# My SDX15 extension Flip video



## dougc (Dec 19, 2009)

Alright, this is DIY audio geeky and bassheadish, and I resemble both of these. When I get home from work in the morning, put the kids on the bus, and the wife and neighbors are off to work, I love kicking the grills off and watching my CSS SDX15s move when they shake the house. I made this little video showing how seemingly slow these subs move on a stepped sweep down to 10ish hz. It's the kind of bass that gets the EP4000 humming along, a quessy feeling in my stomach, the art on the wall rattles askew, and photos on the table flip over as they dance around from the vibration and then fall over - so the awesome kind of responsive bass that you hope to get when you risk your DIY build.

This is a track that one of the other DIYers on here mentioned and I had to put it to use: The Four of Us are Dying, by Nine Inch Nails, the album, The Slip.






the whole track:


----------



## gperkins_1973 (Aug 25, 2008)

My friend on the avsforum mentioned this track the other day. I will give it a roll on my dual Q18's in their 12hz tune. Sounds like its gonna be alot off fun. I just wish I had a decent camera to take a vid.

cheers

Graham


----------



## dougc (Dec 19, 2009)

Good luck keeping your eyes in focus with the q18s Graham! Maybe it was on AVS forum where I heard it


----------



## gperkins_1973 (Aug 25, 2008)

Ive just found a flac format version off that album. Will get back with my thoughts.

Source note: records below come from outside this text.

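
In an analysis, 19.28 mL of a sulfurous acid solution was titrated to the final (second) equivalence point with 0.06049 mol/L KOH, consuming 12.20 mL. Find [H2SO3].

n(KOH) = 0.06049 x 0.01220 = 0.0007380 mol.
At the final (second) equivalence point, 2 mol OH^- react per mol H2SO3, so n(H2SO3) = 0.0007380 / 2 = 0.0003690 mol.
[H2SO3] = 0.0003690 / 0.01928 L = 0.0191 M.

0.0191 M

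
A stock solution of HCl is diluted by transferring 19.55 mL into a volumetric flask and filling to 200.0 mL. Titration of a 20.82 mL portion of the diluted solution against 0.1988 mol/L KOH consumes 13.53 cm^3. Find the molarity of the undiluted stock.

1.32 M

n(KOH) = 0.1988 x 0.01353 = 0.002690 mol.
n(HCl) in the aliquot = 0.002690 mol.
[diluted HCl] = 0.002690 / 0.02082 = 0.1292 M.
Dilution factor = 200.0/19.55 = 10.23, so [stock] = 0.1292 x 10.23 = 1.32 M.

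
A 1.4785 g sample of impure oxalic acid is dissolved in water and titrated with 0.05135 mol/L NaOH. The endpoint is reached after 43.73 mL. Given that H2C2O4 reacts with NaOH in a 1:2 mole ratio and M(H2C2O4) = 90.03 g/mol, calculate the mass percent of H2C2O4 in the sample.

n(NaOH) = 0.05135 x 0.04373 = 0.002246 mol.
n(H2C2O4) = 0.002246 / 2 = 0.001123 mol.
mass of H2C2O4 = 0.001123 x 90.03 = 0.1011 g.
% purity = 0.1011 / 1.4785 x 100 = 6.84%.

6.84%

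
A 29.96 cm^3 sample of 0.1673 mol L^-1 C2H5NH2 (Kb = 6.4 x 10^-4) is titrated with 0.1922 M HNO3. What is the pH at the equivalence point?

5.93

n(C2H5NH2) = 0.1673 x 0.02996 = 0.005012 mol; V(HNO3) at equivalence = 0.005012/0.1922 = 0.02608 L.
At equivalence the base is fully converted to C2H5NH3+; total volume = 0.05604 L, so [C2H5NH3+] = 0.005012/0.05604 = 0.08944 M.
Ka(C2H5NH3+) = Kw/Kb = 1.0e-14 / 6.4 x 10^-4 = 1.56e-11.
[H^+] = sqrt(Ka x [C2H5NH3+]) = sqrt(1.56e-11 x 0.08944) = 1.18e-6 M.
pH = -log(1.18e-6) = 5.93.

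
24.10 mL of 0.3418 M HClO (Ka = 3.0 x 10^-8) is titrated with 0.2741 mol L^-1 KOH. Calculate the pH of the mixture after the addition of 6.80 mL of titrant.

6.99

Initial n(HClO) = 0.3418 x 0.02410 = 0.008237 mol.
n(KOH) added = 0.2741 x 0.006800 = 0.001864 mol, converting that many moles of HClO to ClO-.
Remaining n(HClO) = 0.006374 mol; n(ClO-) = 0.001864 mol.
By Henderson-Hasselbalch, pH = pKa + log([A^-]/[HA]) = 7.52 + log(0.001864/0.006374) = 7.52 + (-0.53) = 6.99.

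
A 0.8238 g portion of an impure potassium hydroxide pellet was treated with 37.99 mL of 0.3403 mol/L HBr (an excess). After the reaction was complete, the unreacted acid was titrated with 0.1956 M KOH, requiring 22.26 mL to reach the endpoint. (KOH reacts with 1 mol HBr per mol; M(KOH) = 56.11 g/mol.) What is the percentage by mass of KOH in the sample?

Total n(HBr) added = 0.3403 x 0.03799 = 0.01293 mol.
n(KOH) used = 0.1956 x 0.02226 = 0.004354 mol, which equals the excess n(HBr).
So n(HBr) consumed by the sample = 0.01293 - 0.004354 = 0.008574 mol.
n(KOH) = 0.008574 / 1 = 0.008574 mol.
mass KOH = 0.008574 x 56.11 = 0.4811 g, so %KOH = 0.4811/0.8238 x 100 = 58.4%.

58.4%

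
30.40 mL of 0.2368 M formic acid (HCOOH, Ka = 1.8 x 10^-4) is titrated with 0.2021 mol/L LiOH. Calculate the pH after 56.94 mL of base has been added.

12.69

n(acid) = 0.2368 x 0.03040 = 0.007199 mol; n(LiOH) added = 0.2021 x 0.05694 = 0.01151 mol.
Base is in excess by 0.01151 - 0.007199 = 0.004309 mol in a total volume of 0.08734 L.
[OH^-] = 0.004309/0.08734 = 0.04933 M, so pOH = 1.31 and pH = 14.00 - 1.31 = 12.69.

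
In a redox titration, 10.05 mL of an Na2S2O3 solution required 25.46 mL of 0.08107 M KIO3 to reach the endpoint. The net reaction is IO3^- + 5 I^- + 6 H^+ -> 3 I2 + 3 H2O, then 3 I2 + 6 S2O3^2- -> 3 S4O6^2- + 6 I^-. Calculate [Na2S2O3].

n(KIO3) = 0.08107 x 0.02546 = 0.002064 mol.
From the balanced equation, 1 mol KIO3 reacts with 6 mol Na2S2O3, so n(Na2S2O3) = 0.002064 x 6/1 = 0.01238 mol.
[Na2S2O3] = 0.01238 / 0.01005 L = 1.23 M.

1.23 M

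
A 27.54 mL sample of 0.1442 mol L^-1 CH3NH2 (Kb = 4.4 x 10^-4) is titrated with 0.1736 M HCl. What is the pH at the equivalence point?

5.87

n(CH3NH2) = 0.1442 x 0.02754 = 0.003971 mol; V(HCl) at equivalence = 0.003971/0.1736 = 0.02288 L.
At equivalence the base is fully converted to CH3NH3+; total volume = 0.05042 L, so [CH3NH3+] = 0.003971/0.05042 = 0.07877 M.
Ka(CH3NH3+) = Kw/Kb = 1.0e-14 / 4.4 x 10^-4 = 2.27e-11.
[H^+] = sqrt(Ka x [CH3NH3+]) = sqrt(2.27e-11 x 0.07877) = 1.34e-6 M.
pH = -log(1.34e-6) = 5.87.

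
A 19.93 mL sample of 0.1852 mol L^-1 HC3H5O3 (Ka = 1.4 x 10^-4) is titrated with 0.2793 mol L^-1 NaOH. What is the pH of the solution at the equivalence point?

8.45

n(HC3H5O3) = 0.1852 x 0.01993 = 0.003691 mol; V(NaOH) at equivalence = 0.003691/0.2793 = 0.01322 L.
At equivalence all the acid is converted to C3H5O3-; total volume = 0.01993 + 0.01322 = 0.03315 L, so [C3H5O3-] = 0.003691/0.03315 = 0.1114 M.
Kb = Kw/Ka = 1.0e-14 / 1.4 x 10^-4 = 7.14e-11.
[OH^-] = sqrt(Kb x [C3H5O3-]) = sqrt(7.14e-11 x 0.1114) = 2.82e-6 M.
pOH = 5.55, so pH = 14.00 - 5.55 = 8.45.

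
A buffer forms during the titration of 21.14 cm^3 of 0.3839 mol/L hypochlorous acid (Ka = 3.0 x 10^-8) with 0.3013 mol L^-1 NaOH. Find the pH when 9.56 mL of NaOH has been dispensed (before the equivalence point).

Initial n(HClO) = 0.3839 x 0.02114 = 0.008116 mol.
n(NaOH) added = 0.3013 x 0.009560 = 0.002880 mol, converting that many moles of HClO to ClO-.
Remaining n(HClO) = 0.005235 mol; n(ClO-) = 0.002880 mol.
By Henderson-Hasselbalch, pH = pKa + log([A^-]/[HA]) = 7.52 + log(0.002880/0.005235) = 7.52 + (-0.26) = 7.26.

7.26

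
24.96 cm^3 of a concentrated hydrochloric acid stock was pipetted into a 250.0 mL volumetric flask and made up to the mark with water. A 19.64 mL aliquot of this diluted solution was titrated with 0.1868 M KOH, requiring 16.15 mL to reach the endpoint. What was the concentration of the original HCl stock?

1.54 M

n(KOH) = 0.1868 x 0.01615 = 0.003017 mol.
n(HCl) in the aliquot = 0.003017 mol.
[diluted HCl] = 0.003017 / 0.01964 = 0.1536 M.
Dilution factor = 250.0/24.96 = 10.02, so [stock] = 0.1536 x 10.02 = 1.54 M.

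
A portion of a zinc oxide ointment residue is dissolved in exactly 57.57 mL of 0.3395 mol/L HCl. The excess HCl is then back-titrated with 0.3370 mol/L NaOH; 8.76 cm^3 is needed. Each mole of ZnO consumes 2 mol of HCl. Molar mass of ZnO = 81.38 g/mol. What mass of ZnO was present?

Total n(HCl) added = 0.3395 x 0.05757 = 0.01955 mol.
n(NaOH) used = 0.3370 x 0.008760 = 0.002952 mol, which equals the excess n(HCl).
So n(HCl) consumed by the sample = 0.01955 - 0.002952 = 0.01659 mol.
n(ZnO) = 0.01659 / 2 = 0.008296 mol.
mass = 0.008296 mol x 81.38 g/mol = 0.675 g.

0.675 g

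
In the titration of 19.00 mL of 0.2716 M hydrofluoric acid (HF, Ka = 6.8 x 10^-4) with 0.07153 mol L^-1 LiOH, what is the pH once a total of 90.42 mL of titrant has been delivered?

n(acid) = 0.2716 x 0.01900 = 0.005160 mol; n(LiOH) added = 0.07153 x 0.09042 = 0.006468 mol.
Base is in excess by 0.006468 - 0.005160 = 0.001307 mol in a total volume of 0.1094 L.
[OH^-] = 0.001307/0.1094 = 0.01195 M, so pOH = 1.92 and pH = 14.00 - 1.92 = 12.08.

12.08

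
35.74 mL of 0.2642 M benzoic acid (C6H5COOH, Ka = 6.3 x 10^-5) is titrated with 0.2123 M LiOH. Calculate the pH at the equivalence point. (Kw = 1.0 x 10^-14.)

8.64

n(C6H5COOH) = 0.2642 x 0.03574 = 0.009443 mol; V(LiOH) at equivalence = 0.009443/0.2123 = 0.04448 L.
At equivalence all the acid is converted to C6H5COO-; total volume = 0.03574 + 0.04448 = 0.08022 L, so [C6H5COO-] = 0.009443/0.08022 = 0.1177 M.
Kb = Kw/Ka = 1.0e-14 / 6.3 x 10^-5 = 1.59e-10.
[OH^-] = sqrt(Kb x [C6H5COO-]) = sqrt(1.59e-10 x 0.1177) = 4.32e-6 M.
pOH = 5.36, so pH = 14.00 - 5.36 = 8.64.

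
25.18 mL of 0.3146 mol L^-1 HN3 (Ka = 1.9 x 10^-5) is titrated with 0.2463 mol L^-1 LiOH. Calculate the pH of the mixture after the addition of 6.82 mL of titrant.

Initial n(HN3) = 0.3146 x 0.02518 = 0.007922 mol.
n(LiOH) added = 0.2463 x 0.006820 = 0.001680 mol, converting that many moles of HN3 to N3-.
Remaining n(HN3) = 0.006242 mol; n(N3-) = 0.001680 mol.
By Henderson-Hasselbalch, pH = pKa + log([A^-]/[HA]) = 4.72 + log(0.001680/0.006242) = 4.72 + (-0.57) = 4.15.

4.15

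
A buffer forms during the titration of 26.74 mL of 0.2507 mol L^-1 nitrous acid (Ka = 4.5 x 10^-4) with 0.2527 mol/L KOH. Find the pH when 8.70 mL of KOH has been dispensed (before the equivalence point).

Initial n(HNO2) = 0.2507 x 0.02674 = 0.006704 mol.
n(KOH) added = 0.2527 x 0.008700 = 0.002198 mol, converting that many moles of HNO2 to NO2-.
Remaining n(HNO2) = 0.004505 mol; n(NO2-) = 0.002198 mol.
By Henderson-Hasselbalch, pH = pKa + log([A^-]/[HA]) = 3.35 + log(0.002198/0.004505) = 3.35 + (-0.31) = 3.04.

3.04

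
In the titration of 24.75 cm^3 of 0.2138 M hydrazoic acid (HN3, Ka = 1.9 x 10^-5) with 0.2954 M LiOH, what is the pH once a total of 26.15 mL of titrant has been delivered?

12.68

n(acid) = 0.2138 x 0.02475 = 0.005292 mol; n(LiOH) added = 0.2954 x 0.02615 = 0.007725 mol.
Base is in excess by 0.007725 - 0.005292 = 0.002433 mol in a total volume of 0.05090 L.
[OH^-] = 0.002433/0.05090 = 0.04780 M, so pOH = 1.32 and pH = 14.00 - 1.32 = 12.68.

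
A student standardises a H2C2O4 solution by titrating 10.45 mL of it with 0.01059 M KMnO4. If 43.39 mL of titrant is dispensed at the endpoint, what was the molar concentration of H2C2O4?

0.110 M

n(KMnO4) = 0.01059 x 0.04339 = 0.0004595 mol.
From the balanced equation, 2 mol KMnO4 reacts with 5 mol H2C2O4, so n(H2C2O4) = 0.0004595 x 5/2 = 0.001149 mol.
[H2C2O4] = 0.001149 / 0.01045 L = 0.110 M.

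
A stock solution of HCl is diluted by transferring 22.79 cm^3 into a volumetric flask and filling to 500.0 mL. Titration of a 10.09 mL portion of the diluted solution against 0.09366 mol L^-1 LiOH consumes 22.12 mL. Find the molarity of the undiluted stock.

n(LiOH) = 0.09366 x 0.02212 = 0.002072 mol.
n(HCl) in the aliquot = 0.002072 mol.
[diluted HCl] = 0.002072 / 0.01009 = 0.2053 M.
Dilution factor = 500.0/22.79 = 21.94, so [stock] = 0.2053 x 21.94 = 4.50 M.

4.50 M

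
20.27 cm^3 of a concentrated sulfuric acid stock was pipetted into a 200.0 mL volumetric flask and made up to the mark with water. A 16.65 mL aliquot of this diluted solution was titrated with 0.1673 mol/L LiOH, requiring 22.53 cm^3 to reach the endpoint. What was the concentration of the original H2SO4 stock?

1.12 M

n(LiOH) = 0.1673 x 0.02253 = 0.003769 mol.
n(H2SO4) in the aliquot = 0.003769 x 1/2 = 0.001885 mol.
[diluted H2SO4] = 0.001885 / 0.01665 = 0.1132 M.
Dilution factor = 200.0/20.27 = 9.867, so [stock] = 0.1132 x 9.867 = 1.12 M.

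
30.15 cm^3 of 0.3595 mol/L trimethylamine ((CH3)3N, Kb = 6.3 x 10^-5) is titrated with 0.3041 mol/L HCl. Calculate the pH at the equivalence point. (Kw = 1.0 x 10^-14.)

5.29

n((CH3)3N) = 0.3595 x 0.03015 = 0.01084 mol; V(HCl) at equivalence = 0.01084/0.3041 = 0.03564 L.
At equivalence the base is fully converted to (CH3)3NH+; total volume = 0.06579 L, so [(CH3)3NH+] = 0.01084/0.06579 = 0.1647 M.
Ka((CH3)3NH+) = Kw/Kb = 1.0e-14 / 6.3 x 10^-5 = 1.59e-10.
[H^+] = sqrt(Ka x [(CH3)3NH+]) = sqrt(1.59e-10 x 0.1647) = 5.11e-6 M.
pH = -log(5.11e-6) = 5.29.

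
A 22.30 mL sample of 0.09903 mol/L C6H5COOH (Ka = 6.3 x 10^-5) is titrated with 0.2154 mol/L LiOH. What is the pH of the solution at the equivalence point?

n(C6H5COOH) = 0.09903 x 0.02230 = 0.002208 mol; V(LiOH) at equivalence = 0.002208/0.2154 = 0.01025 L.
At equivalence all the acid is converted to C6H5COO-; total volume = 0.02230 + 0.01025 = 0.03255 L, so [C6H5COO-] = 0.002208/0.03255 = 0.06784 M.
Kb = Kw/Ka = 1.0e-14 / 6.3 x 10^-5 = 1.59e-10.
[OH^-] = sqrt(Kb x [C6H5COO-]) = sqrt(1.59e-10 x 0.06784) = 3.28e-6 M.
pOH = 5.48, so pH = 14.00 - 5.48 = 8.52.

8.52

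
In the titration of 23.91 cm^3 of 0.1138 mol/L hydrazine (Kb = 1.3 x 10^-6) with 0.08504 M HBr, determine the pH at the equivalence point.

4.71

n(N2H4) = 0.1138 x 0.02391 = 0.002721 mol; V(HBr) at equivalence = 0.002721/0.08504 = 0.03200 L.
At equivalence the base is fully converted to N2H5+; total volume = 0.05591 L, so [N2H5+] = 0.002721/0.05591 = 0.04867 M.
Ka(N2H5+) = Kw/Kb = 1.0e-14 / 1.3 x 10^-6 = 7.69e-9.
[H^+] = sqrt(Ka x [N2H5+]) = sqrt(7.69e-9 x 0.04867) = 1.93e-5 M.
pH = -log(1.93e-5) = 4.71.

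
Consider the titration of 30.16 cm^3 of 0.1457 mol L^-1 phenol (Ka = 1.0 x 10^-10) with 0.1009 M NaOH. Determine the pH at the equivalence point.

11.39

n(C6H5OH) = 0.1457 x 0.03016 = 0.004394 mol; V(NaOH) at equivalence = 0.004394/0.1009 = 0.04355 L.
At equivalence all the acid is converted to C6H5O-; total volume = 0.03016 + 0.04355 = 0.07371 L, so [C6H5O-] = 0.004394/0.07371 = 0.05962 M.
Kb = Kw/Ka = 1.0e-14 / 1.0 x 10^-10 = 0.000100.
[OH^-] = sqrt(Kb x [C6H5O-]) = sqrt(0.000100 x 0.05962) = 0.00244 M.
pOH = 2.61, so pH = 14.00 - 2.61 = 11.39.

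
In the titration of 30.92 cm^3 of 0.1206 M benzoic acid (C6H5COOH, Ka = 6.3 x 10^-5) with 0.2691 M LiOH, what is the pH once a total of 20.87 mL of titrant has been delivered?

n(acid) = 0.1206 x 0.03092 = 0.003729 mol; n(LiOH) added = 0.2691 x 0.02087 = 0.005616 mol.
Base is in excess by 0.005616 - 0.003729 = 0.001887 mol in a total volume of 0.05179 L.
[OH^-] = 0.001887/0.05179 = 0.03644 M, so pOH = 1.44 and pH = 14.00 - 1.44 = 12.56.

12.56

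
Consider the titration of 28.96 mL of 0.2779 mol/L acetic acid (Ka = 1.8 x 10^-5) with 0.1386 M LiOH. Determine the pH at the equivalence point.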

Lovely subs by the way. Can't wait until the new drivers come out.


cheers

Graham


----------



## dougc (Dec 19, 2009)

Thanks! Couldn't have made them sound as nice without help from folks on the Shack.


----------



## Binary (Nov 23, 2009)

pretty cool, but if you manage to get your lighting a little brighter, i bet the cam would record more FPS and it would look even smoother.

I've got a single SDX15, and i can only imagine what running a pair would feel like.


----------



## bambino (Feb 21, 2010)

Good looking sub. I have the same goofy/geeky addiction with watching the sub move, there is something about that is fasinating or i'm just weird.:nerd:


----------



## Binary (Nov 23, 2009)

something about woofers, its just fun to watch a large diameter driver move so effortlessly so far... One of my favorite drivers for woofer extention, is coincidentally, the RE XXX 18"

If you're not against rap and want some good tracks to get the woofer moving you should look up

tech n9ne - demons
tech n9ne - hunterish
wiz khalifa - on my level feat. too short
and one of my all time favorite tracks for discerning sloppyness on drums, Tool - Prison Sex (not rap)

if you do listen to these, please remember that MP3's aren't very good, and you actually want to find .FLAC versions of these songs.
my copy of the tool track is recorded at 3243kbps, lol. mp3's cap out at 320.


----------



## dougc (Dec 19, 2009)

Binary said:


> something about woofers, its just fun to watch a large diameter driver move so effortlessly so far... One of my favorite drivers for woofer extention, is coincidentally, the RE XXX 18"
> 
> If you're not against rap and want some good tracks to get the woofer moving you should look up
> 
> ...


Tech is a fellow KC guy too, good tracks. His marketing lab is about 5 minutes from my house in the 'burbs!


----------



## Binary (Nov 23, 2009)

I need copies of his cds. and by copies, i mean originals!


----------



## dougc (Dec 19, 2009)

http://www.cduniverse.com/search/xx/music/artist/Tech+N9ne/a/albums.htm - ship's to Canada for $4.99

Amazon has some disks 

I'll check with my friend too


----------